Bronze Entities in Medallion Architecture¶
Bronze entities are the initial stage of processed data in the Medallion Architecture. After data is ingested into the landing zone, it transitions to the bronze stage for preliminary cleaning and transformation. At this stage, duplicates are removed and basic formatting is applied, preparing the data for further enrichment and analysis in the silver and gold stages.
How bronze entities relate to landing zone entities¶
A single landing zone entity can be associated with multiple bronze entities.

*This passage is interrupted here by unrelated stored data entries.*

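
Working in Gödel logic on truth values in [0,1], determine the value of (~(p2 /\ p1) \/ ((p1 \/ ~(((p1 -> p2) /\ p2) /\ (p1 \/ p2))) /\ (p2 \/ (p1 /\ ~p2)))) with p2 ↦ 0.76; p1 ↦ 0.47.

0.47

(p2 /\ p1) = min(0.76, 0.47) = 0.47
~(p2 /\ p1): Gödel ¬ of 0.47 = 0 (operand ≠ 0)
(p1 -> p2): 0.47 ≤ 0.76, so result = 1
((p1 -> p2) /\ p2) = min(1, 0.76) = 0.76
(p1 \/ p2) = max(0.47, 0.76) = 0.76
(((p1 -> p2) /\ p2) /\ (p1 \/ p2)) = min(0.76, 0.76) = 0.76
~(((p1 -> p2) /\ p2) /\ (p1 \/ p2)): Gödel ¬ of 0.76 = 0 (operand ≠ 0)
(p1 \/ ~(((p1 -> p2) /\ p2) /\ (p1 \/ p2))) = max(0.47, 0) = 0.47
~p2: Gödel ¬ of 0.76 = 0 (operand ≠ 0)
(p1 /\ ~p2) = min(0.47, 0) = 0
(p2 \/ (p1 /\ ~p2)) = max(0.76, 0) = 0.76
((p1 \/ ~(((p1 -> p2) /\ p2) /\ (p1 \/ p2))) /\ (p2 \/ (p1 /\ ~p2))) = min(0.47, 0.76) = 0.47
(~(p2 /\ p1) \/ ((p1 \/ ~(((p1 -> p2) /\ p2) /\ (p1 \/ p2))) /\ (p2 \/ (p1 /\ ~p2)))) = max(0, 0.47) = 0.47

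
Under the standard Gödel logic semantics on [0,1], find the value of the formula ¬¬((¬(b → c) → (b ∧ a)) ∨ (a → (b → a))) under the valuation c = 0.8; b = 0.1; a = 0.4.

(b → c): 0.1 ≤ 0.8, so result = 1
¬(b → c): Gödel ¬ of 1 = 0 (operand ≠ 0)
(b ∧ a) = min(0.1, 0.4) = 0.1
(¬(b → c) → (b ∧ a)): 0 ≤ 0.1, so result = 1
(b → a): 0.1 ≤ 0.4, so result = 1
(a → (b → a)): 0.4 ≤ 1, so result = 1
((¬(b → c) → (b ∧ a)) ∨ (a → (b → a))) = max(1, 1) = 1
¬((¬(b → c) → (b ∧ a)) ∨ (a → (b → a))): Gödel ¬ of 1 = 0 (operand ≠ 0)
¬¬((¬(b → c) → (b ∧ a)) ∨ (a → (b → a))): Gödel ¬ of 0 = 1 (operand is 0)

1.00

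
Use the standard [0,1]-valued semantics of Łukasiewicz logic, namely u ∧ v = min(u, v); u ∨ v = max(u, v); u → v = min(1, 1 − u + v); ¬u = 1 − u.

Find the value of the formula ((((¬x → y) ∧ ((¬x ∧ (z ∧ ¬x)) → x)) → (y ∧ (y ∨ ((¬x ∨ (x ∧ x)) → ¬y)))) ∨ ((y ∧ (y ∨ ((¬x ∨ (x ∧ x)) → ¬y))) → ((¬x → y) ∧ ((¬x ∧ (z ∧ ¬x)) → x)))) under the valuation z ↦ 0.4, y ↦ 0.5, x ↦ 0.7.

1.00

¬x: Łukasiewicz ¬ gives 1 − 0.7 = 0.3
(¬x → y): min(1, 1 − 0.3 + 0.5) = 1
¬x: Łukasiewicz ¬ gives 1 − 0.7 = 0.3
¬x: Łukasiewicz ¬ gives 1 − 0.7 = 0.3
(z ∧ ¬x) = min(0.4, 0.3) = 0.3
(¬x ∧ (z ∧ ¬x)) = min(0.3, 0.3) = 0.3
((¬x ∧ (z ∧ ¬x)) → x): min(1, 1 − 0.3 + 0.7) = 1
((¬x → y) ∧ ((¬x ∧ (z ∧ ¬x)) → x)) = min(1, 1) = 1
¬x: Łukasiewicz ¬ gives 1 − 0.7 = 0.3
(x ∧ x) = min(0.7, 0.7) = 0.7
(¬x ∨ (x ∧ x)) = max(0.3, 0.7) = 0.7
¬y: Łukasiewicz ¬ gives 1 − 0.5 = 0.5
((¬x ∨ (x ∧ x)) → ¬y): min(1, 1 − 0.7 + 0.5) = 0.8
(y ∨ ((¬x ∨ (x ∧ x)) → ¬y)) = max(0.5, 0.8) = 0.8
(y ∧ (y ∨ ((¬x ∨ (x ∧ x)) → ¬y))) = min(0.5, 0.8) = 0.5
(((¬x → y) ∧ ((¬x ∧ (z ∧ ¬x)) → x)) → (y ∧ (y ∨ ((¬x ∨ (x ∧ x)) → ¬y)))): min(1, 1 − 1 + 0.5) = 0.5
¬x: Łukasiewicz ¬ gives 1 − 0.7 = 0.3
(x ∧ x) = min(0.7, 0.7) = 0.7
(¬x ∨ (x ∧ x)) = max(0.3, 0.7) = 0.7
¬y: Łukasiewicz ¬ gives 1 − 0.5 = 0.5
((¬x ∨ (x ∧ x)) → ¬y): min(1, 1 − 0.7 + 0.5) = 0.8
(y ∨ ((¬x ∨ (x ∧ x)) → ¬y)) = max(0.5, 0.8) = 0.8
(y ∧ (y ∨ ((¬x ∨ (x ∧ x)) → ¬y))) = min(0.5, 0.8) = 0.5
¬x: Łukasiewicz ¬ gives 1 − 0.7 = 0.3
(¬x → y): min(1, 1 − 0.3 + 0.5) = 1
¬x: Łukasiewicz ¬ gives 1 − 0.7 = 0.3
¬x: Łukasiewicz ¬ gives 1 − 0.7 = 0.3
(z ∧ ¬x) = min(0.4, 0.3) = 0.3
(¬x ∧ (z ∧ ¬x)) = min(0.3, 0.3) = 0.3
((¬x ∧ (z ∧ ¬x)) → x): min(1, 1 − 0.3 + 0.7) = 1
((¬x → y) ∧ ((¬x ∧ (z ∧ ¬x)) → x)) = min(1, 1) = 1
((y ∧ (y ∨ ((¬x ∨ (x ∧ x)) → ¬y))) → ((¬x → y) ∧ ((¬x ∧ (z ∧ ¬x)) → x))): min(1, 1 − 0.5 + 1) = 1
((((¬x → y) ∧ ((¬x ∧ (z ∧ ¬x)) → x)) → (y ∧ (y ∨ ((¬x ∨ (x ∧ x)) → ¬y)))) ∨ ((y ∧ (y ∨ ((¬x ∨ (x ∧ x)) → ¬y))) → ((¬x → y) ∧ ((¬x ∧ (z ∧ ¬x)) → x)))) = max(0.5, 1) = 1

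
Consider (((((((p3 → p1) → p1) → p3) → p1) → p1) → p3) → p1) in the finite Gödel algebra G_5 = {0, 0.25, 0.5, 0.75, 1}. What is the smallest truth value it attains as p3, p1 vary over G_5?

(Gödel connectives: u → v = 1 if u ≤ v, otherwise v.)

0.00

The minimum is attained at p3 = 0.25, p1 = 0:
  (p3 → p1): 0.25 > 0, so result = 0
  ((p3 → p1) → p1): 0 ≤ 0, so result = 1
  (((p3 → p1) → p1) → p3): 1 > 0.25, so result = 0.25
  ((((p3 → p1) → p1) → p3) → p1): 0.25 > 0, so result = 0
  (((((p3 → p1) → p1) → p3) → p1) → p1): 0 ≤ 0, so result = 1
  ((((((p3 → p1) → p1) → p3) → p1) → p1) → p3): 1 > 0.25, so result = 0.25
  (((((((p3 → p1) → p1) → p3) → p1) → p1) → p3) → p1): 0.25 > 0, so result = 0
Checking all 25 assignments confirms none give a value below 0.00.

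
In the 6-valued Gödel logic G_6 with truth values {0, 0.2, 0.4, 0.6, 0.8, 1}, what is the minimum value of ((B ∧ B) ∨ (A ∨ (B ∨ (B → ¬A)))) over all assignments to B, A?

The minimum is attained at B = 0.2, A = 0.2:
  (B ∧ B) = min(0.2, 0.2) = 0.2
  ¬A: Gödel ¬ of 0.2 = 0 (operand ≠ 0)
  (B → ¬A): 0.2 > 0, so result = 0
  (B ∨ (B → ¬A)) = max(0.2, 0) = 0.2
  (A ∨ (B ∨ (B → ¬A))) = max(0.2, 0.2) = 0.2
  ((B ∧ B) ∨ (A ∨ (B ∨ (B → ¬A)))) = max(0.2, 0.2) = 0.2
Checking all 36 assignments confirms none give a value below 0.20.

0.20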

This flexible relationship enables efficient data processing and organization as data moves through the architecture.
Bronze entity values¶
Bronze entities support a range of configuration values. The following tables describe the available options for each data source type.
All data source types¶
| Name | Description | Used for | Required | Default |
|---|---|---|---|---|
| timeout_total_in_seconds | Maximum duration for processing the entity (in seconds) | All Sources | No | 43200 |
| timeout_per_cell_in_seconds | Maximum duration for processing a notebook cell (in seconds) | All Sources | No | 1800 |
| valid_dq_deduplication_modes | Deduplication method if primary keys are insufficient | All Sources | No | none, other valid values: row, key |
TIP
For more information about the Data Quality options and examples, go to Data-Quality.
CSV data source types¶
| Name | Description | Used for | Required | Default |
|---|---|---|---|---|
| CompressionType | Compression type for CSV files | CSV Source | Yes, if CSV | none, valid: gzip, bzip2, lz4, snappy, deflate |
| ColumnDelimiter | Character used to separate columns | CSV Source | Yes, if CSV | ; |
| RowDelimiter | Character used to separate rows | CSV Source | Yes, if CSV | \r\n |
| EscapeCharacter | Character used for escaping | CSV Source | Yes, if CSV | \ |
| Encoding | Encoding format for the data | CSV Source | Yes, if CSV | UTF-8 |
| FirstRowIsHeader | Indicates if the first row contains headers | CSV Source | Yes, if CSV | 1 (0 = False, 1 = True) |
TIP
IfFirstRowIsHeaderisFalsethen the columns will be named_c0..._c99
JSON data source types¶
| Name | Description | Used for | Required | Default |
|---|---|---|---|---|
| Collection | Name of the collection to extract data from | JSON Source | No | |
| DateFormat | Format for date values (ISO-8601 by default) | JSON Source | No | |
| multiline | Indicates if the JSON contains multiline data | JSON Source | No | false |
TIP
For more information about the Entity values or examples, go to Collection and DateFormat.
Excel data source types¶
| Name | Description | Used for | Required | Default |
|---|---|---|---|---|
| SheetName | Name of the sheet containing the data | Excel Source | Yes, if Excel | |
| FirstRowIsHeader | Row number where the header is located | Excel Source | Yes, if Excel | 1 |
| ColumnRange | Range of columns to extract | Excel Source | Yes, if Excel | A:E |
| RowsRange | Range of rows to extract | Excel Source | Yes, if Excel | ALL |
| NaValues | Strings to treat as null values | Excel Source | No | NONE |
| Thousands | Character used as thousands separator | Excel Source | No | |
| Decimal | Character used as decimal separator | Excel Source | No | , |
| Comment | Rows containing comments to exclude | Excel Source | No | |
| SkipRows | Rows to skip | Excel Source | No |
How to create a bronze entity¶
To create a bronze entity:
- Use the Entity Wizard.
- Alternatively, create an entity directly from the landing zone entities panel.